After 22 years working in the gift shop, Hurt says she can't think of a major souvenir failure.
"I think we have a souvenir for just about everybody. We've not had what I call real major dogs with fleas," she says.
She can, however, think of some things that took off that defied the rules of souvenir logic, even though there really is no souvenir logic.
The piggy bank shaped like stacked chips and playing cards ($6.99) has been a shocking success, she says, and the Las Vegas snow globes. The popularity of the Las Vegas-themed photo albums was unexpected, too.
"I'm always surprised by the snow globes. The plastic ones go all day long," she says.
Polly the Dirty Bird ($19.99) became an instant hit, even though it says absolutely nothing about Las Vegas. Instead, it says plenty about your mother and curses at people walking by.
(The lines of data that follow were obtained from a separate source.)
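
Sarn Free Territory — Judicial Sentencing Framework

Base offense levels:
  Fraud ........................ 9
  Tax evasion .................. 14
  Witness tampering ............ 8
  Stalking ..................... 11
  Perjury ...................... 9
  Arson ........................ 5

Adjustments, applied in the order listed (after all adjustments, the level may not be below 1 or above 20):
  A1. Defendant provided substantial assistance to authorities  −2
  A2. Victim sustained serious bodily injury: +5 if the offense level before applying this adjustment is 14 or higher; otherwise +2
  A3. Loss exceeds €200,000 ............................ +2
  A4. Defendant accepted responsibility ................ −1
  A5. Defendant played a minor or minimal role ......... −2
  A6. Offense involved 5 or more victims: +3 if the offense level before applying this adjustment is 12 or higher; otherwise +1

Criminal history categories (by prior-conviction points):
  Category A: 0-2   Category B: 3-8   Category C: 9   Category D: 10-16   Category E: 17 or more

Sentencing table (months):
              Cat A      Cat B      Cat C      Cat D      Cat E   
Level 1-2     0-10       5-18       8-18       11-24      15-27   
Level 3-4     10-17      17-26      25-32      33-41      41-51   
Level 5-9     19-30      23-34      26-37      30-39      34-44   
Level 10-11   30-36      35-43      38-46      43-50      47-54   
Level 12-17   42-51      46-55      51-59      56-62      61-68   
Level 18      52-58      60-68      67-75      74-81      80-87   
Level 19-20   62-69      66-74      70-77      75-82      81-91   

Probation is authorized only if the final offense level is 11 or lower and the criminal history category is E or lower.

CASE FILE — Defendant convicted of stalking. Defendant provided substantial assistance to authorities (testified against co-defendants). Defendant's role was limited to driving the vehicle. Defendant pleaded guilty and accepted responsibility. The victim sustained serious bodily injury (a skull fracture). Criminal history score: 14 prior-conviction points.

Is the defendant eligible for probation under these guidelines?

Base offense level for stalking: 11.
A1 applies: 11 − 2 = 9.
A2 applies (level before this adjustment is 9 < 14, so +2): 9 + 2 = 11.
A3 does not apply.
A4 applies: 11 − 1 = 10.
A5 applies: 10 − 2 = 8.
A6 does not apply.
Final offense level: 8.
Criminal history: 14 prior points → Category D (10-16).
Level 8 falls in the 5-9 band.
Grid: Level 5-9 × Category D = 30-39 months.
Probation check: level 8 ≤ 11 and category D ≤ E → eligible.

Yes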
Those birds fly off the shelves two at a time, Hurt says.
Perhaps the most perplexing thing about souvenir shopping is when tourists come to Las Vegas and buy souvenirs that have nothing to do with the town or the Strip, says Miles Oda, executive corporate buyer for the Hawaiian-based ABC Stores.
Hawaiian things tend to sell well in the Las Vegas shops, Oda says, including coconut leis, flower hair clips, Hawaiian hand lotion and other items.
"You'd think people would be looking for stuff that's more Vegas-oriented," Oda says.
But if there's one thing Rock has learned over the years, it's that you can't expect people to shop practically and you can't predict their behavior.
"You can try to figure out what people want but the bottom line is they're going to pick what they think best reminds them of their trip," Rock says. "And it will amaze you what they'll pick to remember their trip in Vegas. I am amazed at the combinations people bring up to the register. Like the kitschy bank, who are they buying that for? You figure there's someone with a heck of a knickknack shelf."